Uronarti was excavated in the 20th century as part of a larger mission led by George Reisner to uncover the fortresses of the Second Cataract region. The project was funded jointly by Harvard University and the Boston Museum of Fine Arts (MFA). The Uronarti crew, led by Noel Wheeler, travelled to site every day from several kilometers to the south. Wheeler’s original notebooks – which we’re fortunate to have access to thanks to the MFA – often have more extensive remarks about the car breaking down on desert tracks than about the archaeology.
Campaigns at Uronarti lasted from November 1928-January 1929, and from February-March 1930. In the four months of these two seasons the pace was frantic: the entire fortress was cleared as was much of the outer fortress; a small cemetery on Hill A that is now inaccessible was excavated; and the “campaign palace” was dug.
The expedition also poked around on the southernmost hill of the island – Hill G – but notes on that were never published.

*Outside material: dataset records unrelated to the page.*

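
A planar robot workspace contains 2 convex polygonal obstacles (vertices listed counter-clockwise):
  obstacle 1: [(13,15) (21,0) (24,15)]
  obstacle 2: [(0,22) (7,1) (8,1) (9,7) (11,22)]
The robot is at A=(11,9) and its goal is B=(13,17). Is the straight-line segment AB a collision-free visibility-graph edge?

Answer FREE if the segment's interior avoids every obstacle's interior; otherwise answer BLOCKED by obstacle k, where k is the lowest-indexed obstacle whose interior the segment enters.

FREE

Obstacle 1 [(13,15) (21,0) (24,15)]:
  edge (13,15)–(21,0): clear
  edge (21,0)–(24,15): clear
  edge (24,15)–(13,15): clear
  midpoint (12,13) outside
  → clear
Obstacle 2 [(0,22) (7,1) (8,1) (9,7) (11,22)]:
  edge (0,22)–(7,1): clear
  edge (7,1)–(8,1): clear
  edge (8,1)–(9,7): clear
  edge (9,7)–(11,22): clear
  edge (11,22)–(0,22): clear
  midpoint (12,13) outside
  → clear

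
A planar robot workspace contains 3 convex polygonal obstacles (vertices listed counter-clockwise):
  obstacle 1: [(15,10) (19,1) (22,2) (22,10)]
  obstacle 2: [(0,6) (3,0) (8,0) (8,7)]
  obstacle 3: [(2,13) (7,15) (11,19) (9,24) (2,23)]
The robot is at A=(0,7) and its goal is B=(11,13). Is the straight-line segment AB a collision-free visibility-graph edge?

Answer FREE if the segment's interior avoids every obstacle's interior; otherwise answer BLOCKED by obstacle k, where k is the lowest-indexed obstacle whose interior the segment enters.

Obstacle 1 [(15,10) (19,1) (22,2) (22,10)]:
  edge (15,10)–(19,1): clear
  edge (19,1)–(22,2): clear
  edge (22,2)–(22,10): clear
  edge (22,10)–(15,10): clear
  midpoint (11/2,10) outside
  → clear
Obstacle 2 [(0,6) (3,0) (8,0) (8,7)]:
  edge (0,6)–(3,0): clear
  edge (3,0)–(8,0): clear
  edge (8,0)–(8,7): clear
  edge (8,7)–(0,6): clear
  midpoint (11/2,10) outside
  → clear
Obstacle 3 [(2,13) (7,15) (11,19) (9,24) (2,23)]:
  edge (2,13)–(7,15): clear
  edge (7,15)–(11,19): clear
  edge (11,19)–(9,24): clear
  edge (9,24)–(2,23): clear
  edge (2,23)–(2,13): clear
  midpoint (11/2,10) outside
  → clear

FREE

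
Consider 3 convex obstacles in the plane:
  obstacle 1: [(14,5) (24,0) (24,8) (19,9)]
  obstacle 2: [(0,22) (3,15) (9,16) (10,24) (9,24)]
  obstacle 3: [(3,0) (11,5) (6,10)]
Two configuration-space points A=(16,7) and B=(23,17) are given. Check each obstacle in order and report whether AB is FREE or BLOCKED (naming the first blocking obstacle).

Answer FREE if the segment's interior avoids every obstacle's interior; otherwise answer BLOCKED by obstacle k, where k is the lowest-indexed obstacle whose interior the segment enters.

Obstacle 1 [(14,5) (24,0) (24,8) (19,9)]:
  edge (14,5)–(24,0): clear
  edge (24,0)–(24,8): clear
  edge (24,8)–(19,9): clear
  edge (19,9)–(14,5): clear
  midpoint (39/2,12) outside
  → clear
Obstacle 2 [(0,22) (3,15) (9,16) (10,24) (9,24)]:
  edge (0,22)–(3,15): clear
  edge (3,15)–(9,16): clear
  edge (9,16)–(10,24): clear
  edge (10,24)–(9,24): clear
  edge (9,24)–(0,22): clear
  midpoint (39/2,12) outside
  → clear
Obstacle 3 [(3,0) (11,5) (6,10)]:
  edge (3,0)–(11,5): clear
  edge (11,5)–(6,10): clear
  edge (6,10)–(3,0): clear
  midpoint (39/2,12) outside
  → clear

FREE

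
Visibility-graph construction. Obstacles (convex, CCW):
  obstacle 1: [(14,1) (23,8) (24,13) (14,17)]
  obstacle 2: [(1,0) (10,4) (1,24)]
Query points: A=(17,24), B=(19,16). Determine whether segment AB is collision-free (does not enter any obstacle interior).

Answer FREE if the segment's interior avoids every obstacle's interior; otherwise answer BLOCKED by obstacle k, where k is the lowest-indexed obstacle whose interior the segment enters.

FREE

Obstacle 1 [(14,1) (23,8) (24,13) (14,17)]:
  edge (14,1)–(23,8): clear
  edge (23,8)–(24,13): clear
  edge (24,13)–(14,17): clear
  edge (14,17)–(14,1): clear
  midpoint (18,20) outside
  → clear
Obstacle 2 [(1,0) (10,4) (1,24)]:
  edge (1,0)–(10,4): clear
  edge (10,4)–(1,24): clear
  edge (1,24)–(1,0): clear
  midpoint (18,20) outside
  → clear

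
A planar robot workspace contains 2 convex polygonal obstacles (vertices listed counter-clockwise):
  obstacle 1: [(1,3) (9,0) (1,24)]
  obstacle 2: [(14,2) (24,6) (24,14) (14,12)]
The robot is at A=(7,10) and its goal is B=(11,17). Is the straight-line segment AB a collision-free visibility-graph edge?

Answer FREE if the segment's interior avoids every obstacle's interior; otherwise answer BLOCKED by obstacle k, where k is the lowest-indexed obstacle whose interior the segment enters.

FREE

Obstacle 1 [(1,3) (9,0) (1,24)]:
  edge (1,3)–(9,0): clear
  edge (9,0)–(1,24): clear
  edge (1,24)–(1,3): clear
  midpoint (9,27/2) outside
  → clear
Obstacle 2 [(14,2) (24,6) (24,14) (14,12)]:
  edge (14,2)–(24,6): clear
  edge (24,6)–(24,14): clear
  edge (24,14)–(14,12): clear
  edge (14,12)–(14,2): clear
  midpoint (9,27/2) outside
  → clear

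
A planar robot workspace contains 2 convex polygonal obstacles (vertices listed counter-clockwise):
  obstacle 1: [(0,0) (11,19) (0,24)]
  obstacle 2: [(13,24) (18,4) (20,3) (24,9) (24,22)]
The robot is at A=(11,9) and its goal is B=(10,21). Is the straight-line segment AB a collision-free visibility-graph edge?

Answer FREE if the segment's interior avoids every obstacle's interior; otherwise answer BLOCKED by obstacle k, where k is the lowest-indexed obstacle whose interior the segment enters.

Obstacle 1 [(0,0) (11,19) (0,24)]:
  edge (0,0)–(11,19): crosses AB
  edge (11,19)–(0,24): crosses AB
  edge (0,24)–(0,0): clear
  → BLOCKED
Obstacle 2 [(13,24) (18,4) (20,3) (24,9) (24,22)]:
  edge (13,24)–(18,4): clear
  edge (18,4)–(20,3): clear
  edge (20,3)–(24,9): clear
  edge (24,9)–(24,22): clear
  edge (24,22)–(13,24): clear
  midpoint (21/2,15) outside
  → clear

BLOCKED by obstacle 1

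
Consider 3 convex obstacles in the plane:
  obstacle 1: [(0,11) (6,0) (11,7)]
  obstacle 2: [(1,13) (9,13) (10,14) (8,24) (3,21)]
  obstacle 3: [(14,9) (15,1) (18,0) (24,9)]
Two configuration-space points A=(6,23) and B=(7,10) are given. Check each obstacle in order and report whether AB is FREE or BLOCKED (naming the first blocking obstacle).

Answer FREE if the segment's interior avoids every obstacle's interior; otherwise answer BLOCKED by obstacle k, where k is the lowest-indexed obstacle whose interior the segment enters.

BLOCKED by obstacle 2

Obstacle 1 [(0,11) (6,0) (11,7)]:
  edge (0,11)–(6,0): clear
  edge (6,0)–(11,7): clear
  edge (11,7)–(0,11): clear
  midpoint (13/2,33/2) outside
  → clear
Obstacle 2 [(1,13) (9,13) (10,14) (8,24) (3,21)]:
  edge (1,13)–(9,13): crosses AB
  edge (9,13)–(10,14): clear
  edge (10,14)–(8,24): clear
  edge (8,24)–(3,21): crosses AB
  edge (3,21)–(1,13): clear
  → BLOCKED
Obstacle 3 [(14,9) (15,1) (18,0) (24,9)]:
  edge (14,9)–(15,1): clear
  edge (15,1)–(18,0): clear
  edge (18,0)–(24,9): clear
  edge (24,9)–(14,9): clear
  midpoint (13/2,33/2) outside
  → clear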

Neither Wheeler nor Reisner was involved in the final publication of the excavation records of Uronarti, Wheeler because he had left the project in some disgrace, and Reisner because he died before publication. Dows Dunham, then curator at the Boston Museum of Fine Arts, wrote the volumes on the Second Cataract forts.
While admirable and necessary, these volumes suffer for having been penned by someone who had not been part of the work itself. The objects collected are housed partly in Boston and partly in Khartoum.

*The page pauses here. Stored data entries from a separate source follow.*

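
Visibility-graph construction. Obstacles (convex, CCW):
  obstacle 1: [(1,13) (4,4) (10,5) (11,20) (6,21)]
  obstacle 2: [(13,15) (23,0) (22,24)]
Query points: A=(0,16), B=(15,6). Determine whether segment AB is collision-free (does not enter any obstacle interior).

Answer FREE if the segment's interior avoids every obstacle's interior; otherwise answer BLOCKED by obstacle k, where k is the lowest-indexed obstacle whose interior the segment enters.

BLOCKED by obstacle 1

Obstacle 1 [(1,13) (4,4) (10,5) (11,20) (6,21)]:
  edge (1,13)–(4,4): clear
  edge (4,4)–(10,5): clear
  edge (10,5)–(11,20): crosses AB
  edge (11,20)–(6,21): clear
  edge (6,21)–(1,13): crosses AB
  → BLOCKED
Obstacle 2 [(13,15) (23,0) (22,24)]:
  edge (13,15)–(23,0): clear
  edge (23,0)–(22,24): clear
  edge (22,24)–(13,15): clear
  midpoint (15/2,11) outside
  → clear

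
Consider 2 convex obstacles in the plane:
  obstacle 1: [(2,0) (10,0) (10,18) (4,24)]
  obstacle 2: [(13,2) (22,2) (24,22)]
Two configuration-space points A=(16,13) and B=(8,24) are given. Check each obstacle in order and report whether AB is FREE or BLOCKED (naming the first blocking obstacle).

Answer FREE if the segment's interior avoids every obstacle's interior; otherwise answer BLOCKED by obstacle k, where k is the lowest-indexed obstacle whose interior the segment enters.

FREE

Obstacle 1 [(2,0) (10,0) (10,18) (4,24)]:
  edge (2,0)–(10,0): clear
  edge (10,0)–(10,18): clear
  edge (10,18)–(4,24): clear
  edge (4,24)–(2,0): clear
  midpoint (12,37/2) outside
  → clear
Obstacle 2 [(13,2) (22,2) (24,22)]:
  edge (13,2)–(22,2): clear
  edge (22,2)–(24,22): clear
  edge (24,22)–(13,2): clear
  midpoint (12,37/2) outside
  → clear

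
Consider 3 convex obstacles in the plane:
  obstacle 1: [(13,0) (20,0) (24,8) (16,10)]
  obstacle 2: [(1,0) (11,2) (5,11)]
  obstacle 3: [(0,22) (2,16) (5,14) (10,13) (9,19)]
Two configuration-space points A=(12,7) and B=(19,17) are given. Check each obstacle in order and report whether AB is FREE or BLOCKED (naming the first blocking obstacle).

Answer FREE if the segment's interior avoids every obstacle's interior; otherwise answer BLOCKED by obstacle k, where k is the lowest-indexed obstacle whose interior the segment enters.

Obstacle 1 [(13,0) (20,0) (24,8) (16,10)]:
  edge (13,0)–(20,0): clear
  edge (20,0)–(24,8): clear
  edge (24,8)–(16,10): clear
  edge (16,10)–(13,0): clear
  midpoint (31/2,12) outside
  → clear
Obstacle 2 [(1,0) (11,2) (5,11)]:
  edge (1,0)–(11,2): clear
  edge (11,2)–(5,11): clear
  edge (5,11)–(1,0): clear
  midpoint (31/2,12) outside
  → clear
Obstacle 3 [(0,22) (2,16) (5,14) (10,13) (9,19)]:
  edge (0,22)–(2,16): clear
  edge (2,16)–(5,14): clear
  edge (5,14)–(10,13): clear
  edge (10,13)–(9,19): clear
  edge (9,19)–(0,22): clear
  midpoint (31/2,12) outside
  → clear

FREE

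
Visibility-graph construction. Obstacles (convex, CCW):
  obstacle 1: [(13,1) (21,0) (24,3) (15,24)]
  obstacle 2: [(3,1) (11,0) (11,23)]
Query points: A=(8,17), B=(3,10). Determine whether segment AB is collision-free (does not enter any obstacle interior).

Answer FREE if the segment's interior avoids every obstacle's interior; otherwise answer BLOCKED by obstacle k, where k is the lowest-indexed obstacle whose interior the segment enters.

FREE

Obstacle 1 [(13,1) (21,0) (24,3) (15,24)]:
  edge (13,1)–(21,0): clear
  edge (21,0)–(24,3): clear
  edge (24,3)–(15,24): clear
  edge (15,24)–(13,1): clear
  midpoint (11/2,27/2) outside
  → clear
Obstacle 2 [(3,1) (11,0) (11,23)]:
  edge (3,1)–(11,0): clear
  edge (11,0)–(11,23): clear
  edge (11,23)–(3,1): clear
  midpoint (11/2,27/2) outside
  → clear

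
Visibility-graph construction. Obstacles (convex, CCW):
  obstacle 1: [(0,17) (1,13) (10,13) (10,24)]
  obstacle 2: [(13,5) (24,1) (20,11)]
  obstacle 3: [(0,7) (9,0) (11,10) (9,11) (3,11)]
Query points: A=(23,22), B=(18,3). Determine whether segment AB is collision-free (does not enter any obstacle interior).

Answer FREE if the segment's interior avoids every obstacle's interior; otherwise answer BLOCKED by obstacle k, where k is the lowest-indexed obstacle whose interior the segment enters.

Obstacle 1 [(0,17) (1,13) (10,13) (10,24)]:
  edge (0,17)–(1,13): clear
  edge (1,13)–(10,13): clear
  edge (10,13)–(10,24): clear
  edge (10,24)–(0,17): clear
  midpoint (41/2,25/2) outside
  → clear
Obstacle 2 [(13,5) (24,1) (20,11)]:
  edge (13,5)–(24,1): crosses AB
  edge (24,1)–(20,11): crosses AB
  edge (20,11)–(13,5): clear
  → BLOCKED
Obstacle 3 [(0,7) (9,0) (11,10) (9,11) (3,11)]:
  edge (0,7)–(9,0): clear
  edge (9,0)–(11,10): clear
  edge (11,10)–(9,11): clear
  edge (9,11)–(3,11): clear
  edge (3,11)–(0,7): clear
  midpoint (41/2,25/2) outside
  → clear

BLOCKED by obstacle 2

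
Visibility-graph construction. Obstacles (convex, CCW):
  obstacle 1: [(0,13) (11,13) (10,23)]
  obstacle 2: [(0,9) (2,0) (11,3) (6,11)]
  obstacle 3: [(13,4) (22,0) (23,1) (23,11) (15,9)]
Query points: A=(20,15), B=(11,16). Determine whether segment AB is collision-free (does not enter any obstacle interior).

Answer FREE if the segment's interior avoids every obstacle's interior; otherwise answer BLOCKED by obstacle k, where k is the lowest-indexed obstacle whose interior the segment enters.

Obstacle 1 [(0,13) (11,13) (10,23)]:
  edge (0,13)–(11,13): clear
  edge (11,13)–(10,23): clear
  edge (10,23)–(0,13): clear
  midpoint (31/2,31/2) outside
  → clear
Obstacle 2 [(0,9) (2,0) (11,3) (6,11)]:
  edge (0,9)–(2,0): clear
  edge (2,0)–(11,3): clear
  edge (11,3)–(6,11): clear
  edge (6,11)–(0,9): clear
  midpoint (31/2,31/2) outside
  → clear
Obstacle 3 [(13,4) (22,0) (23,1) (23,11) (15,9)]:
  edge (13,4)–(22,0): clear
  edge (22,0)–(23,1): clear
  edge (23,1)–(23,11): clear
  edge (23,11)–(15,9): clear
  edge (15,9)–(13,4): clear
  midpoint (31/2,31/2) outside
  → clear

FREE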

The legacy of the Harvard/MFA work is mixed and often frustrates us. Wheeler recorded relatively little, did not dig stratigraphically, and dumped on top of things we would still want to see. Since the volume of dump is very high, and since we – unlike Wheeler – collect all artifacts, excavating his dumps by modern methods would be a mammoth task. The publications are inadequate. The site was not backfilled and the fortress has suffered badly from erosion since. The published plans contain numerous inaccuracies. The notebooks and most of Reisner’s published work are disturbingly racist.

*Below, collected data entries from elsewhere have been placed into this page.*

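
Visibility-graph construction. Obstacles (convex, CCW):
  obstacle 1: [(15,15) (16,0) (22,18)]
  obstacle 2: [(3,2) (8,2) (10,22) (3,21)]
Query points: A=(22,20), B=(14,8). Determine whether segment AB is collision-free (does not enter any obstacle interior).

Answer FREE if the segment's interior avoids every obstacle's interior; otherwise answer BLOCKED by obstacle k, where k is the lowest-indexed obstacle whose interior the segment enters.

BLOCKED by obstacle 1

Obstacle 1 [(15,15) (16,0) (22,18)]:
  edge (15,15)–(16,0): crosses AB
  edge (16,0)–(22,18): clear
  edge (22,18)–(15,15): crosses AB
  → BLOCKED
Obstacle 2 [(3,2) (8,2) (10,22) (3,21)]:
  edge (3,2)–(8,2): clear
  edge (8,2)–(10,22): clear
  edge (10,22)–(3,21): clear
  edge (3,21)–(3,2): clear
  midpoint (18,14) outside
  → clear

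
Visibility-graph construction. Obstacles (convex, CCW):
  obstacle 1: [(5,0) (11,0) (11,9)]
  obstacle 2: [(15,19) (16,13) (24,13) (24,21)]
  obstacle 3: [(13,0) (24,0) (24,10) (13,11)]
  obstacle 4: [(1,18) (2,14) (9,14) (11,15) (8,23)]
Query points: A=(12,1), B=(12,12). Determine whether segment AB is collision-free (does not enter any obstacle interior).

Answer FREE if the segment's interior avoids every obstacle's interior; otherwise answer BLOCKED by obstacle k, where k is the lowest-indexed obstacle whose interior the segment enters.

FREE

Obstacle 1 [(5,0) (11,0) (11,9)]:
  edge (5,0)–(11,0): clear
  edge (11,0)–(11,9): clear
  edge (11,9)–(5,0): clear
  midpoint (12,13/2) outside
  → clear
Obstacle 2 [(15,19) (16,13) (24,13) (24,21)]:
  edge (15,19)–(16,13): clear
  edge (16,13)–(24,13): clear
  edge (24,13)–(24,21): clear
  edge (24,21)–(15,19): clear
  midpoint (12,13/2) outside
  → clear
Obstacle 3 [(13,0) (24,0) (24,10) (13,11)]:
  edge (13,0)–(24,0): clear
  edge (24,0)–(24,10): clear
  edge (24,10)–(13,11): clear
  edge (13,11)–(13,0): clear
  midpoint (12,13/2) outside
  → clear
Obstacle 4 [(1,18) (2,14) (9,14) (11,15) (8,23)]:
  edge (1,18)–(2,14): clear
  edge (2,14)–(9,14): clear
  edge (9,14)–(11,15): clear
  edge (11,15)–(8,23): clear
  edge (8,23)–(1,18): clear
  midpoint (12,13/2) outside
  → clear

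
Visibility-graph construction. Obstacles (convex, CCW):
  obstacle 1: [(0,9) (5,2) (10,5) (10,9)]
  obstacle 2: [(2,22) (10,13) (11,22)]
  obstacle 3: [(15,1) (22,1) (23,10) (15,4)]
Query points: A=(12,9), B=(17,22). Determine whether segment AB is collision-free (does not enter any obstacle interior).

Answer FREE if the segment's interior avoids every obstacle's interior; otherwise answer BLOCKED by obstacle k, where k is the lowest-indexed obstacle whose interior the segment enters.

Obstacle 1 [(0,9) (5,2) (10,5) (10,9)]:
  edge (0,9)–(5,2): clear
  edge (5,2)–(10,5): clear
  edge (10,5)–(10,9): clear
  edge (10,9)–(0,9): clear
  midpoint (29/2,31/2) outside
  → clear
Obstacle 2 [(2,22) (10,13) (11,22)]:
  edge (2,22)–(10,13): clear
  edge (10,13)–(11,22): clear
  edge (11,22)–(2,22): clear
  midpoint (29/2,31/2) outside
  → clear
Obstacle 3 [(15,1) (22,1) (23,10) (15,4)]:
  edge (15,1)–(22,1): clear
  edge (22,1)–(23,10): clear
  edge (23,10)–(15,4): clear
  edge (15,4)–(15,1): clear
  midpoint (29/2,31/2) outside
  → clear

FREE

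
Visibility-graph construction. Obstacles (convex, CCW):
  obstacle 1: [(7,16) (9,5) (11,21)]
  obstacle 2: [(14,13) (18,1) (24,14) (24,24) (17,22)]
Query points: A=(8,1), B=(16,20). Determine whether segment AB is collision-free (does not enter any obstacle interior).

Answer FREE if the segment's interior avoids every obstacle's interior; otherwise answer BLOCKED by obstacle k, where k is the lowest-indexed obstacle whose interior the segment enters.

Obstacle 1 [(7,16) (9,5) (11,21)]:
  edge (7,16)–(9,5): clear
  edge (9,5)–(11,21): clear
  edge (11,21)–(7,16): clear
  midpoint (12,21/2) outside
  → clear
Obstacle 2 [(14,13) (18,1) (24,14) (24,24) (17,22)]:
  edge (14,13)–(18,1): clear
  edge (18,1)–(24,14): clear
  edge (24,14)–(24,24): clear
  edge (24,24)–(17,22): clear
  edge (17,22)–(14,13): clear
  midpoint (12,21/2) outside
  → clear

FREE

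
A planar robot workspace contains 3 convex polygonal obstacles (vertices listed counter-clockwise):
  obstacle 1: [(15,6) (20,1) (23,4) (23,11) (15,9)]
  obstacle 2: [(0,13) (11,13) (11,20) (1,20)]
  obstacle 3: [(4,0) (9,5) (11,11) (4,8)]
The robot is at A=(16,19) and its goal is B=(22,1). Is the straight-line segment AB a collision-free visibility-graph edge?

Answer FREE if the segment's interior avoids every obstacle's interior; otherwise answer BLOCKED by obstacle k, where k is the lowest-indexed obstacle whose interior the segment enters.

Obstacle 1 [(15,6) (20,1) (23,4) (23,11) (15,9)]:
  edge (15,6)–(20,1): clear
  edge (20,1)–(23,4): crosses AB
  edge (23,4)–(23,11): clear
  edge (23,11)–(15,9): crosses AB
  edge (15,9)–(15,6): clear
  → BLOCKED
Obstacle 2 [(0,13) (11,13) (11,20) (1,20)]:
  edge (0,13)–(11,13): clear
  edge (11,13)–(11,20): clear
  edge (11,20)–(1,20): clear
  edge (1,20)–(0,13): clear
  midpoint (19,10) outside
  → clear
Obstacle 3 [(4,0) (9,5) (11,11) (4,8)]:
  edge (4,0)–(9,5): clear
  edge (9,5)–(11,11): clear
  edge (11,11)–(4,8): clear
  edge (4,8)–(4,0): clear
  midpoint (19,10) outside
  → clear

BLOCKED by obstacle 1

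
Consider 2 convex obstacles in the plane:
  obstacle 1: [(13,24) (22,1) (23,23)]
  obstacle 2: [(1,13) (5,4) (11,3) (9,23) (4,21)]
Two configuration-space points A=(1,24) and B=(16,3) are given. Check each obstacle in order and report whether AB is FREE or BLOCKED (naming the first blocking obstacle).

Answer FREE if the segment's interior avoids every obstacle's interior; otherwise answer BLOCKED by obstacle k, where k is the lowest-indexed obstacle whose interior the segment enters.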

For all this – and it is much – we still benefit from the work Wheeler did. With modern methods, particularly in such a remote place, it would take lifetimes to excavate the whole fortress. The notebooks often allow us to figure out details, at least of architecture though never of deposits, that the publications leave opaque. We mourn the loss of nuanced data, but appreciate the big picture afforded by the early excavations. As much as the records allow, we incorporate Wheeler’s finds into our own project. We use his room numbers and create database records in our system for his excavation notes and the objects he found, allowing for searches that return both his finds and ours for analysis together.